Russische Armee rückt im Donbass vor

Strategisch wichtige Städte Pokrowsk und Torezk unter hohem Druck / Analysten: Ukrainischer Entlastungsangriff auf Kursk hat gegenteiligen Effekt

21. August 2024
Donezk.
(multipolar)

Die russische Armee erobert in der Region Donezk immer größere Gebiete – dies berichten inzwischen auch westliche Leitmedien. „Russische Truppen nähern sich der strategisch wichtigen ostukrainischen Stadt Pokrowsk“, schrieb die „New York Times“ vergangenen Freitag. (16. August) Das Vorrücken lasse Zweifel an der ukrainischen Hoffnung aufkommen, die eigene Offensive im russischen Gebiet Kursk könne dazu führen, dass Russland Truppen von der Donbassfront abzieht, erklärte die US-Zeitung weiter. In der vergangenen Woche seien russische Truppen nach Angaben der örtlichen Behörden nur noch gut zehn Kilometer von Pokrowsk entfernt gewesen, meldete die Nachrichtenagentur Reuters am Montag. (19. August) Die Zivilbevölkerung des „strategischen Logistikzentrums im Osten der Ukraine“, habe nur noch zwei Wochen Zeit, um aus der Stadt evakuiert zu werden.

Dem US-amerikanischen „National Public Radio“ zufolge ist Pokrowsk „ein Verkehrsknotenpunkt, über den die Ukraine Truppen und Nachschub zu ihren Frontstellungen im Osten schickt“. Wenn die russische Armee die Stadt einnehmen sollte, würde es „für die Ukraine noch schwieriger, ihre ohnehin zahlen- und waffenmäßig unterlegenen Truppen zu unterstützen“. Während des gesamten Krieges fehle es der Ukraine an Soldaten im Osten. „Durch die Entsendung tausender Truppen nach Russland könnte die Ukraine in den Gebieten, in denen sie den russischen Vormarsch nur mit Mühe aufhalten kann, noch verwundbarer werden“, heißt es in dem Bericht weiter.
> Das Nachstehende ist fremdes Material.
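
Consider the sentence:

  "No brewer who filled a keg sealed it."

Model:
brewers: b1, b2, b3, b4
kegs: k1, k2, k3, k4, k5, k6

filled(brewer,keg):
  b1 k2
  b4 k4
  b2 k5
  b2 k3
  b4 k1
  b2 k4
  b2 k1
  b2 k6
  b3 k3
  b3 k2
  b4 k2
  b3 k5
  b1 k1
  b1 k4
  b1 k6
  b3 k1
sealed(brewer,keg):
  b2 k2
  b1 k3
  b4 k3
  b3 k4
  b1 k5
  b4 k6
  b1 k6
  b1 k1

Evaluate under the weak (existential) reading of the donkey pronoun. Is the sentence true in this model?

False

"it" takes "a keg" as antecedent — a donkey pronoun bound across the clause boundary.
Truth condition: for no (b,k) with filled(b,k) does sealed(b,k) hold.
Restrictor pairs — does the scope hold? (b1,k1):holds  (b1,k2):fails  (b1,k4):fails  (b1,k6):holds  (b2,k1):fails  (b2,k3):fails  (b2,k4):fails  (b2,k5):fails  (b2,k6):fails  (b3,k1):fails  (b3,k2):fails  (b3,k3):fails  (b3,k5):fails  (b4,k1):fails  (b4,k2):fails  (b4,k4):fails
Scope holds for 2 pair(s), so the sentence is false.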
Der britische Militär-Analyst Michael Clarke sagte, die Ukrainer würden in Kursk „sehr gut“ agieren. Doch 500 Kilometer entfernt, an der Front im Osten der Ukraine, müssen sie „jetzt möglicherweise den Preis für diesen Erfolg“ zahlen, erklärte er gegenüber dem Fernsehsender „Sky News“. (20. August) Grund dafür sei der Abzug ukrainischer Truppen an der Donbassfront, wo die Armee bereits seit mehreren Monaten unter „enormen Druck“ stehe. Nun sei der Druck auf die Stadt Torezk „unerträglich“ geworden. Sie sei besonders wichtig, da sie auf einer Anhöhe liege, welche die Bewegungen in die Großstädte Kramatorsk und Slowjansk kontrolliere, sagte der Verteidigungsexperte weiter. Nehme Russland diese beiden Städte ein, würde es „den gesamten Donbass“ beherrschen, von dem es derzeit zwei Drittel kontrolliere.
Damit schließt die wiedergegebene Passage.